How much does employer-side employment counsel cost in Jersey City?
Most bill $300-$600 per hour. A compliant handbook package commonly runs $2,500-$7,500, and many small employers carry a $1,000-$5,000 monthly retainer for ongoing access.
Why is New Jersey considered risky for employers?
The New Jersey Law Against Discrimination applies to employers of any size, allows uncapped damages, and shifts the employee's attorney fees to the employer on a loss. That combination makes preventable mistakes expensive.
Can the same firm represent my company and handle an employee's exit?
A management-side firm can paper an employee's severance, but a firm that also represents employees may have a conflict. Confirm at intake which side the firm is on for your matter.
Are non-compete agreements enforceable in New Jersey?
Sometimes. New Jersey courts will enforce a restrictive covenant that is reasonable in scope, geography, and duration and protects a legitimate business interest, but they routinely narrow overbroad ones. Have counsel draft them to survive review.
What is the single most common employer mistake?

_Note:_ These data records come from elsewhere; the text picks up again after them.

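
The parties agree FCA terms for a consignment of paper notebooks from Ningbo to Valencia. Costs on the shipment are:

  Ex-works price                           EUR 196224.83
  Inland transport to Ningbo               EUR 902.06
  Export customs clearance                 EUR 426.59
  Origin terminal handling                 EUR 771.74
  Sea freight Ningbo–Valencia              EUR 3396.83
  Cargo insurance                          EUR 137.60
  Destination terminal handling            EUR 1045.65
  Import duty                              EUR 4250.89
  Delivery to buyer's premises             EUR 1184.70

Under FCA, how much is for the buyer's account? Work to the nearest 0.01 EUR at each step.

Buyer's account: EUR 10787.41

FCA: the seller delivers export-cleared goods to the carrier; the buyer bears costs from that point.
Seller's account: goods 196224.83 + inland to port 902.06 + export clearance 426.59 = 197553.48
Buyer's account: origin terminal 771.74 + freight 3396.83 + insurance 137.60 + destination terminal 1045.65 + duty 4250.89 + delivery 1184.70 = 10787.41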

Misclassification and undocumented terminations. Calling a worker a contractor to save on taxes, or firing without a paper trail, are the two issues that most often turn into expensive claims.
One last thing. Choosing a lawyer is personal. Read the reviews. Call two or three firms before you sign. Ask each one: How many matters like mine have you handled in the last three years? The answer tells you a lot. — The LawFirmSquare team
LawFirmSquare is a directory. We do not represent clients or refer cases for a fee.